If I had my rent/electricity provided could I comfortably live on $150 per week spending money? just paying for groceries, meals, metro, the odd movie etc?

Any advice would be appreciated
Thanks so much

ReallyGreatConcerts
17-12-2010, 08:56
By far the biggest cost here is renting an apartment. So if you have that covered, you are in a good starting position :)

Basic food costs e.g. milk, bread, chicken, sugar, chocolate bar, cereal, bottled water = how much are these items?

Milk, bread & sugar are dirt-cheap items, so are all dairy items. Locally-made chocolate, cereal, mineral water are also cheap, but the price doubles if you are determined to eat only imported brands. Frankly the prices are so cheap that I never even look, I just put it in my shopping trolley.


Sky t.v cost? Sorry, never watch tv

Cinema (English) tickets cost? Varies hugely according to cinema, the multiplexes charge big money, but local soviet-style cinemas (like mine) are dirt cheap.

Metro day pass cost? Doesn't work like that, you pay per number of rides. The only "period" tickets are for one-month, two-month, three-month, or 1 year, and that's where the big savings are. I pay 9000 roubles for a 3-month unlimited metro p**** and it's effectively the cost of two months travel.

McDonalds big mac meal cost? Dunno, I'm a veggie. But McD generally is cheaper than London or Paris

Electricity per month in winter? Much lower than in W Europe.

Ian G
17-12-2010, 09:08
After rent I think the biggest expense is probably eating out- lunch in the middle of the day, cups of coffee, the ocasional restaurant etc. It all adds up. If you can keep that to a minimum then you should be able to manage, but it'll be a squeeze.

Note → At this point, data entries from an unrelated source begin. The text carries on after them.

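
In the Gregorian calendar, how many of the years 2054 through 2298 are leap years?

Multiples of 4 in [2054,2298]: 61.
Of those, multiples of 100: 2 (not leap unless ÷400).
Multiples of 400: 0.
Leap years = 61 − 2 + 0 = 59.

59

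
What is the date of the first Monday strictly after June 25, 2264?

June 27, 2264

Jun 25, 2264 is a Saturday.
From Saturday to the next Monday is 2 days.
Jun 25, 2264 + 2 = Jun 27, 2264.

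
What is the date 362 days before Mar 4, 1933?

March 7, 1932

−4 → Feb 28, 1933 (end of Feb, 28 days; 358 left).
−28 → Jan 31, 1933 (end of Jan, 31 days; 330 left).
−31 → Dec 31, 1932 (end of Dec, 31 days; 299 left).
−31 → Nov 30, 1932 (end of Nov, 30 days; 268 left).
−30 → Oct 31, 1932 (end of Oct, 31 days; 238 left).
−31 → Sep 30, 1932 (end of Sep, 30 days; 207 left).
−30 → Aug 31, 1932 (end of Aug, 31 days; 177 left).
−31 → Jul 31, 1932 (end of Jul, 31 days; 146 left).
−31 → Jun 30, 1932 (end of Jun, 30 days; 115 left).
−30 → May 31, 1932 (end of May, 31 days; 85 left).
−31 → Apr 30, 1932 (end of Apr, 30 days; 54 left).
−30 → Mar 31, 1932 (end of Mar, 31 days; 24 left).
−24 → Mar 7, 1932.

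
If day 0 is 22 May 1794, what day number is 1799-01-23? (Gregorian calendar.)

May 22, 1794 → May 22, 1795: 365 days.
May 22, 1795 → May 22, 1796: 366 days (Feb 29, 1796 is in that span).
May 22, 1796 → May 22, 1797: 365 days.
May 22, 1797 → May 22, 1798: 365 days.
May 22, 1798 → Jun 22, 1798: 31 days (May has 31).
Jun 22, 1798 → Jul 22, 1798: 30 days (June has 30).
Jul 22, 1798 → Aug 22, 1798: 31 days (July has 31).
Aug 22, 1798 → Sep 22, 1798: 31 days (August has 31).
Sep 22, 1798 → Oct 22, 1798: 30 days (September has 30).
Oct 22, 1798 → Nov 22, 1798: 31 days (October has 31).
Nov 22, 1798 → Dec 22, 1798: 30 days (November has 30).
Dec 22, 1798 → Jan 22, 1799: 31 days (December has 31).
Jan 22, 1799 → Jan 23, 1799: 1 days.
Total: 1707 days.

1707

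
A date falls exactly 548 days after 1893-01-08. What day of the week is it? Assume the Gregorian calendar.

First find the weekday of Jan 8, 1893. Doomsday rule: the anchor day for the 1800s is Friday. For year 93: 93÷12 = 7 r 9, and 9÷4 = 2, so 7+9+2 = 18.
Friday + 18 ≡ Tuesday — that's 1893's doomsday.
In January the doomsday date is Jan 3 (1893 is not a leap year).
Jan 8 is 5 days after Jan 3; 5 mod 7 = 5, so Tuesday + 5 = Sunday.
548 mod 7 = 2, so 548 days after a Sunday is Sunday + 2 = Tuesday.

Tuesday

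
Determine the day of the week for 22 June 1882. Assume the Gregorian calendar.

Doomsday rule: the anchor day for the 1800s is Friday. For year 82: 82÷12 = 6 r 10, and 10÷4 = 2, so 6+10+2 = 18.
Friday + 18 ≡ Tuesday — that's 1882's doomsday.
In June the doomsday date is Jun 6.
Jun 22 is 16 days after Jun 6; 16 mod 7 = 2, so Tuesday + 2 = Thursday.

Thursday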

If you're prepared to watch your spending then it should be possible, but $150 a week really is not very much in a city like Moscow. Of course for millions of people wo live here it is a decent salary- but when you are new to a place it's difficult to live so cheaply.

You need to make sure the employer is paying all your visa costs and all the housing related costs- gas, water, electricity, and rates (kvarplata). And will they look after you and pay if you need to see a doctor? If the answer to these questions is yes- then it's certainly possible.

ReallyGreatConcerts
17-12-2010, 09:25
After rent I think the biggest expense is probably eating out- lunch in the middle of the day, cups of coffee, the ocasional restaurant etc. It all adds up. If you can keep that to a minimum then you should be able to manage, but it'll be a squeeze. .

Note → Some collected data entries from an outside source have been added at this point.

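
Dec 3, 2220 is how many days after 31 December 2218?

Dec 31, 2218 → Dec 31, 2219: 365 days.
Dec 31, 2219 → Jan 31, 2220: 31 days (December has 31).
Jan 31, 2220 → Feb 29, 2220: 29 days (January has 31).
Feb 29, 2220 → Mar 29, 2220: 29 days (February has 29).
Mar 29, 2220 → Apr 29, 2220: 31 days (March has 31).
Apr 29, 2220 → May 29, 2220: 30 days (April has 30).
May 29, 2220 → Jun 29, 2220: 31 days (May has 31).
Jun 29, 2220 → Jul 29, 2220: 30 days (June has 30).
Jul 29, 2220 → Aug 29, 2220: 31 days (July has 31).
Aug 29, 2220 → Sep 29, 2220: 31 days (August has 31).
Sep 29, 2220 → Oct 29, 2220: 30 days (September has 30).
Oct 29, 2220 → Nov 29, 2220: 31 days (October has 31).
Nov 29, 2220 → Dec 3, 2220: 4 days.
Total: 703 days.

703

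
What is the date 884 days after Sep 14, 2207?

February 14, 2210

+366 (one year; includes Feb 29, 2208) → Sep 14, 2208 (518 left).
+365 (one year) → Sep 14, 2209 (153 left).
Sep has 30 days: +17 → Oct 1, 2209 (136 left).
Oct has 31 days: +31 → Nov 1, 2209 (105 left).
Nov has 30 days: +30 → Dec 1, 2209 (75 left).
Dec has 31 days: +31 → Jan 1, 2210 (44 left).
Jan has 31 days: +31 → Feb 1, 2210 (13 left).
+13 → Feb 14, 2210.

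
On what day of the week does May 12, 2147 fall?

Doomsday rule: the anchor day for the 2100s is Sunday. For year 47: 47÷12 = 3 r 11, and 11÷4 = 2, so 3+11+2 = 16.
Sunday + 16 ≡ Tuesday — that's 2147's doomsday.
In May the doomsday date is May 9.
May 12 is 3 days after May 9; 3 mod 7 = 3, so Tuesday + 3 = Friday.

Friday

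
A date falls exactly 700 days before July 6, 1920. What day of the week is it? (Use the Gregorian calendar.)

First find the weekday of Jul 6, 1920. Doomsday rule: the anchor day for the 1900s is Wednesday. For year 20: 20÷12 = 1 r 8, and 8÷4 = 2, so 1+8+2 = 11.
Wednesday + 11 ≡ Sunday — that's 1920's doomsday.
In July the doomsday date is Jul 11.
Jul 6 is 5 days before Jul 11; 5 mod 7 = 5, so Sunday − 5 = Tuesday.
700 mod 7 = 0, so 700 days before a Tuesday is Tuesday − 0 = Tuesday.

Tuesday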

Very good point. The take-out food industry is an almost total zero - you won't find sandwiches or lunch items in shops or supermarkets. It's a legacy of the days when State enterprises had subsidised canteens... and it all goes back to the fact that many/most Russians still eat their main meal of the day at lunchtime. If your job has a canteen, the prices will usually be laughably low. If you have to eat out at commercial prices, your $150/week will quickly disappear - unless you get yourself organised to make packed lunches and take them with you to work. There are, however, lots of kiosks selling pies and pastries (but only these, and mostly puff-pastry or fried) - you can get a quick lunch there very cheaply (a pie is around 25-40 roubles, depending what kind), but you'll soon be the size of a house if you make it your daily lunch-stop.

(There is no social stigma in taking packed lunches - my buddy was working in a big bank, and made (appropriately inventive and healthy) packed lunches for three years while she was saving the deposit for a mortgage. I wish I had the discipline, frankly.)